Here the price distribution is quit significant in both cases

## BHK_NO 

In [None]:
data['BHK_NO.'].value_counts()

In [None]:
plt.figure(figsize=(10,8))
sns.boxplot(data['BHK_NO.'],price,hue=data['BHK_NO.'])

## BHK OR RK

In [None]:
data.BHK_OR_RK.value_counts()

In [None]:
plt.figure(figsize=(10,8))
sns.scatterplot(data.BHK_OR_RK,price,hue=data.BHK_OR_RK)

Assigning :        
0:- for RK           
           1:- for BHK

In [None]:
data.BHK_OR_RK=pd.Categorical(data.BHK_OR_RK,categories=['RK','BHK'],ordered=True).codes

## READY TO MOVE 

In [None]:
data.READY_TO_MOVE.value_counts()

0:- no not ready to move             
1:- yes ready to move

In [None]:
plt.figure(figsize=(10,8))
sns.scatterplot(data.READY_TO_MOVE,price,hue=data.READY_TO_MOVE)
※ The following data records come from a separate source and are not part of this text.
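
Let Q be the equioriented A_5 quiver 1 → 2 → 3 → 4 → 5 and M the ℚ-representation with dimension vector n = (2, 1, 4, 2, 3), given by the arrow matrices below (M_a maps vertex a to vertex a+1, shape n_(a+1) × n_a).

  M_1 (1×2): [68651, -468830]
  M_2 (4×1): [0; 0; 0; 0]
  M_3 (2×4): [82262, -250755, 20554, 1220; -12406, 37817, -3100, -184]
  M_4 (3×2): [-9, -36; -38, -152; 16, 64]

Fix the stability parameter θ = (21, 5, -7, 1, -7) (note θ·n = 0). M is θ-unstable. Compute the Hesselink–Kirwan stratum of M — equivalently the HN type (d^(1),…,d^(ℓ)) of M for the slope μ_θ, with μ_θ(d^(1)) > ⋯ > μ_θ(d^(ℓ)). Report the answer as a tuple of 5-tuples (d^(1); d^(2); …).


Barcode: M ≅ I[1,1], I[1,2], I[3,3]^2, I[3,4], I[3,5], I[5,5]^2. HN layers by μ_θ (5 steps, strictly decreasing):
  μ^(1)=21; μ^(2)=13; μ^(3)=1; μ^(4)=-3; μ^(5)=-7

((1, 0, 0, 0, 0); (1, 1, 0, 0, 0); (0, 0, 0, 1, 0); (0, 0, 0, 1, 1); (0, 0, 4, 0, 2))


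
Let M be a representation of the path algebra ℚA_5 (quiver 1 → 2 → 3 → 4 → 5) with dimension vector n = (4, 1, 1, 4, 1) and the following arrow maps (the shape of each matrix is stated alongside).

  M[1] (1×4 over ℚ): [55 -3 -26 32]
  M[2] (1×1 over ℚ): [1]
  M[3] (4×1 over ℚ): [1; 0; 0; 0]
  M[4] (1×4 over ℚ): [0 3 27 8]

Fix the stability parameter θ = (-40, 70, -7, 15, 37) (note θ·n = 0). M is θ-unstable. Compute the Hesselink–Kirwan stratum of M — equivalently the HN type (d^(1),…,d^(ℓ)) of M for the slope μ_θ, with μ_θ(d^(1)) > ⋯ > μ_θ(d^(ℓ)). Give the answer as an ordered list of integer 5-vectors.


Barcode: M ≅ I[1,1]^3, I[1,4], I[4,4]^2, I[4,5]. HN layers by μ_θ (4 steps, strictly decreasing):
  μ^(1)=37; μ^(2)=26; μ^(3)=15; μ^(4)=-40

((0, 0, 0, 0, 1); (0, 1, 1, 1, 0); (0, 0, 0, 3, 0); (4, 0, 0, 0, 0))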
Ready to move houses costs quit large than other type.

## RESALE 

In [None]:
data.RESALE.value_counts()

In [None]:
plt.figure(figsize=(10,8))
sns.scatterplot(data.RESALE,price,hue=data.RESALE)

## ADDRESS 

In [None]:
data.ADDRESS.value_counts()

In [None]:
data.ADDRESS=pd.Categorical(data.ADDRESS).codes

## Spliting of data 

In [None]:
train_data,test_data,train_price,test_price=train_test_split(data,price,test_size=.2)

##  DecisionTreeRegressor

In [None]:
from sklearn.tree import DecisionTreeRegressor
regressor1=DecisionTreeRegressor(max_depth=9)
regressor1.fit(train_data,train_price)

In [None]:
print("mean_squared_log Train Error is ",np.sqrt(mean_squared_log_error(train_price,regressor1.predict(train_data))))
print("mean_squared_log Test Error is ",np.sqrt(mean_squared_log_error(test_price,regressor1.predict(test_data))))
print('r2_score of train data is:-',r2_score(train_price,regressor1.predict(train_data)))
print('r2_score of test data is:-',r2_score(test_price,regressor1.predict(test_data)))

## RandomForestRegressor

In [None]:
from sklearn.ensemble import RandomForestRegressor
regressor2=RandomForestRegressor(max_depth=12,random_state=35)
regressor2.fit(train_data,train_price)

In [None]:
print("mean_squared_log Train Error is ",np.sqrt(mean_squared_log_error(train_price,regressor2.predict(train_data))))
print("mean_squared_log Test Error is ",np.sqrt(mean_squared_log_error(test_price,regressor2.predict(test_data))))
print('r2_score of train data is:-',r2_score(train_price,regressor2.predict(train_data)))
print('r2_score of test data is:-',r2_score(test_price,regressor2.predict(test_data)))

## Conclusion:- Thus here it is evident that the RandomForestRegressor Works quite well with r2_score on test dataset as 0.76 i.e, 76% accuracy.